From the Evening News, August 31, 1903: THE time-honoured Westhoughton Wakes were observed in the town in the usual fashion. It is made an occasion for family reunions, and there were many pilgrimages to the town from other districts to see old friends and relatives or the haunts of their former years.

Sunday afternoon and evening, although the weather was of a wild and threatening character, witnessed the usual parading of the principal streets, whilst scores of vehicles drove into the town, and many of the public houses, particularly in the evening, were crowded to overflowing. The decorated cow-head, which is said to be the coat of arms of the town, is on view at a number of the hostelries, and many hundreds of the "Wakes pasties", the favourite article of consumption associated with the carnival, were disposed of.

From the Evening News, August 31, 1953: A CONTRACT worth £160 to provide a pumping scheme to bring under cultivation 35,000 acres of underdeveloped land in the Blue Nile Province of the Sudan has gone to a Bolton firm, Robert Watson and Co. (Constructional Engineers), Ltd.

TWENTY four hours of rain nearly washed away the 18th Harwood Show on Saturday.
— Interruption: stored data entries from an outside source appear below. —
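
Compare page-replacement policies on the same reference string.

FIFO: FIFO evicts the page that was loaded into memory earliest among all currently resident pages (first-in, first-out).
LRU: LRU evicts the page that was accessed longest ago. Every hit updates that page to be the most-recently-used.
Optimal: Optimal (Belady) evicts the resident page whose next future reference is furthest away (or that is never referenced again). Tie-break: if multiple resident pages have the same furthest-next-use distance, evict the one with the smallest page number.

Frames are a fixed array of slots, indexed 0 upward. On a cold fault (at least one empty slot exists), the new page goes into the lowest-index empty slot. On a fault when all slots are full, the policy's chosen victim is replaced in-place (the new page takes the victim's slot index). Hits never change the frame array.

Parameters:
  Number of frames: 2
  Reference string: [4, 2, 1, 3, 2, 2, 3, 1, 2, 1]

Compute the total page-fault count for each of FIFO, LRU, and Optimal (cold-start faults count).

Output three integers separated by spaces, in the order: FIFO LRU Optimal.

--- FIFO ---
  step 0: ref 4 -> FAULT, frames=[4,-] (faults so far: 1)
  step 1: ref 2 -> FAULT, frames=[4,2] (faults so far: 2)
  step 2: ref 1 -> FAULT, evict 4, frames=[1,2] (faults so far: 3)
  step 3: ref 3 -> FAULT, evict 2, frames=[1,3] (faults so far: 4)
  step 4: ref 2 -> FAULT, evict 1, frames=[2,3] (faults so far: 5)
  step 5: ref 2 -> HIT, frames=[2,3] (faults so far: 5)
  step 6: ref 3 -> HIT, frames=[2,3] (faults so far: 5)
  step 7: ref 1 -> FAULT, evict 3, frames=[2,1] (faults so far: 6)
  step 8: ref 2 -> HIT, frames=[2,1] (faults so far: 6)
  step 9: ref 1 -> HIT, frames=[2,1] (faults so far: 6)
  FIFO total faults: 6
--- LRU ---
  step 0: ref 4 -> FAULT, frames=[4,-] (faults so far: 1)
  step 1: ref 2 -> FAULT, frames=[4,2] (faults so far: 2)
  step 2: ref 1 -> FAULT, evict 4, frames=[1,2] (faults so far: 3)
  step 3: ref 3 -> FAULT, evict 2, frames=[1,3] (faults so far: 4)
  step 4: ref 2 -> FAULT, evict 1, frames=[2,3] (faults so far: 5)
  step 5: ref 2 -> HIT, frames=[2,3] (faults so far: 5)
  step 6: ref 3 -> HIT, frames=[2,3] (faults so far: 5)
  step 7: ref 1 -> FAULT, evict 2, frames=[1,3] (faults so far: 6)
  step 8: ref 2 -> FAULT, evict 3, frames=[1,2] (faults so far: 7)
  step 9: ref 1 -> HIT, frames=[1,2] (faults so far: 7)
  LRU total faults: 7
--- Optimal ---
  step 0: ref 4 -> FAULT, frames=[4,-] (faults so far: 1)
  step 1: ref 2 -> FAULT, frames=[4,2] (faults so far: 2)
  step 2: ref 1 -> FAULT, evict 4, frames=[1,2] (faults so far: 3)
  step 3: ref 3 -> FAULT, evict 1, frames=[3,2] (faults so far: 4)
  step 4: ref 2 -> HIT, frames=[3,2] (faults so far: 4)
  step 5: ref 2 -> HIT, frames=[3,2] (faults so far: 4)
  step 6: ref 3 -> HIT, frames=[3,2] (faults so far: 4)
  step 7: ref 1 -> FAULT, evict 3, frames=[1,2] (faults so far: 5)
  step 8: ref 2 -> HIT, frames=[1,2] (faults so far: 5)
  step 9: ref 1 -> HIT, frames=[1,2] (faults so far: 5)
  Optimal total faults: 5

Answer: 6 7 5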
Mr Elton F. Davies, the chairman, estimated the loss on the day to be £400, and described the weather as the "worst ever". It rained without stop 12 hours before the show opened, and continued in various degrees of intensity until nightfall.

From the Evening News, August 31, 1978: FORMER Bolton secretary Mrs Angela Dunn has won a gold medal for swimming in the first Olympic games to be held for kidney transplant patients. The games were held at Southsea.

Mrs Dunn, whose father lives in Albert Road West, Bolton, is married to an RAF navigator stationed at RAF Wyton , Cambridgeshire. She had her operation in 1970.

TINY button-shaped mushrooms, growing wild in gardens and the countryside in Bolton and Bury, are being sold as an LSD substitute on the black market for £40 an ounce.

From the Evening News, September 1, 1993: MORE than 200 residents attended a public meeting to protest about North West Water's plans to drain and develop Sweetloves Reservoir.

An action group has been formed by neighbours to fight the plans, which outline the development of a housing estate. Their complaints include the creation of traffic problems, atmospheric and noise pollution, and damage to both the ecology and the environment of the area.